Members of Congress spent two hours yesterday wading through cost overruns and trying to pin down a completion date for the District's new convention center.

Rep. Constance A. Morella, Maryland Republican and chairman of the House Government Reform District of Columbia subcommittee, called the hearing to address concerns about the rising costs for the new center $21 million in overruns since Nov. 30, based on the most recent report from the General Accounting Office.

Costs rose from $778.2 million to $799.5 million owing to design changes, payroll increases, removal of hazardous materials and increased inspections by the general contractor, Clark Construction Group.

The original "guaranteed maximum price" for the center was estimated to be $500.6 million in 1998.

Mrs. Morella and Delegate Eleanor Holmes Norton, D.C. Democrat, are also worried the project may face a shortage of funds owing to the financial fallout that hurt tourism after the September 11 attacks.

"The convention center is an unusual project in that it is primarily paid for by the private, hospitality industry," Mrs. Norton said.

"I'm concerned the hospitality industry will not be able to meet these costs in light of the slowdowns after September 11."

But the District's chief financial officer, Natwar M. Gandhi, said the slowdown in tourism won't affect the convention center opening date of March 31, 2003. The final touches won't be made until Oct 31, 2003.

The city had expected D.C. restaurants and hotels to pay some $65.3 million in dedicated taxes as their share of the center's cost. But their contribution was cut by $5 million, owing to lost tourism revenue, based on a study of hotel and restaurant business conducted by the Washington Convention Center Authority.

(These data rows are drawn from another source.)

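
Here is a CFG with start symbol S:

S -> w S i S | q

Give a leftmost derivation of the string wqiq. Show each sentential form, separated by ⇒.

S ⇒ wSiS   [S -> w S i S]
wSiS ⇒ wqiS   [S -> q]
wqiS ⇒ wqiq   [S -> q]

S ⇒ wSiS ⇒ wqiS ⇒ wqiq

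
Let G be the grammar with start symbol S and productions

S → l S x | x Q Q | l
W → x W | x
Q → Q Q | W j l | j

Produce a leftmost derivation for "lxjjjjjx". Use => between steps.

S=>lSx=>lxQQx=>lxQQQx=>lxQQQQx=>lxQQQQQx=>lxjQQQQx=>lxjjQQQx=>lxjjjQQx=>lxjjjjQx=>lxjjjjjx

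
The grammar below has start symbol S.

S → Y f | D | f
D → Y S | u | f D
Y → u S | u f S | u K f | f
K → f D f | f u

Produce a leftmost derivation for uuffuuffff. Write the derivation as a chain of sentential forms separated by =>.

S=>Yf=>uSf=>uDf=>uYSf=>uuSSf=>uufSf=>uufDf=>uuffDf=>uuffYSf=>uuffuSSf=>uuffuYfSf=>uuffuuSfSf=>uuffuuffSf=>uuffuuffff

S => Yf   [S → Y f]
Yf => uSf   [Y → u S]
uSf => uDf   [S → D]
uDf => uYSf   [D → Y S]
uYSf => uuSSf   [Y → u S]
uuSSf => uufSf   [S → f]
uufSf => uufDf   [S → D]
uufDf => uuffDf   [D → f D]
uuffDf => uuffYSf   [D → Y S]
uuffYSf => uuffuSSf   [Y → u S]
uuffuSSf => uuffuYfSf   [S → Y f]
uuffuYfSf => uuffuuSfSf   [Y → u S]
uuffuuSfSf => uuffuuffSf   [S → f]
uuffuuffSf => uuffuuffff   [S → f]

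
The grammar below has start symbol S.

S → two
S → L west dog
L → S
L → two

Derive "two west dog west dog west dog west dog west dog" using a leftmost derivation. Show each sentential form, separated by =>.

S => L west dog => S west dog => L west dog west dog => S west dog west dog => L west dog west dog west dog => S west dog west dog west dog => L west dog west dog west dog west dog => S west dog west dog west dog west dog => L west dog west dog west dog west dog west dog => two west dog west dog west dog west dog west dog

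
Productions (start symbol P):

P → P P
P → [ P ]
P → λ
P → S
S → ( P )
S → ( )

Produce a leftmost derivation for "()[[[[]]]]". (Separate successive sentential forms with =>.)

P => PP   [P → P P]
PP => SP   [P → S]
SP => ()P   [S → ( )]
()P => ()[P]   [P → [ P ]]
()[P] => ()[[P]]   [P → [ P ]]
()[[P]] => ()[[[P]]]   [P → [ P ]]
()[[[P]]] => ()[[[[P]]]]   [P → [ P ]]
()[[[[P]]]] => ()[[[[]]]]   [P → λ]

P => PP => SP => ()P => ()[P] => ()[[P]] => ()[[[P]]] => ()[[[[P]]]] => ()[[[[]]]]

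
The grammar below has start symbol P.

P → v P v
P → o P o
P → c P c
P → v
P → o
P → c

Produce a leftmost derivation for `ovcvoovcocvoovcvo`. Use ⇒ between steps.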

"We now expect $60.3 million. We will have a more precise estimate of this number by March of this year," Mr. Gandhi said.

A "new maximum price agreement between the construction manager and the center authority" should be voted on and signed by Friday, said Lewis H. Dawley III, CEO of the Washington Convention Center Authority.

Mrs. Morella warned the panel that "if the agreement is not signed soon, you can expect to be sitting in front of this committee again in the near future."

One of the biggest reasons for the overruns is the inclusion of costs previously considered outside the agreement, including the expansion of the Mount Vernon Square Metro station and the removal of contaminated soil.

Mrs. Norton said she expects any expansion plans of the center itself to be worked out by the next hearing. The design of the center is 99 percent complete and the construction is 55 percent done.

"The old center was obsolete by the time it was built. There is a risk that this center may not be large enough by the time it is finished," Mrs. Norton said.

After the center opens, additional space, if needed, will come from using underground space in a new convention center hotel that the city expects to be built by private investors, said Eric Price, deputy mayor for economic development. Mr. Price's office is still working to find a location and builder for the hotel.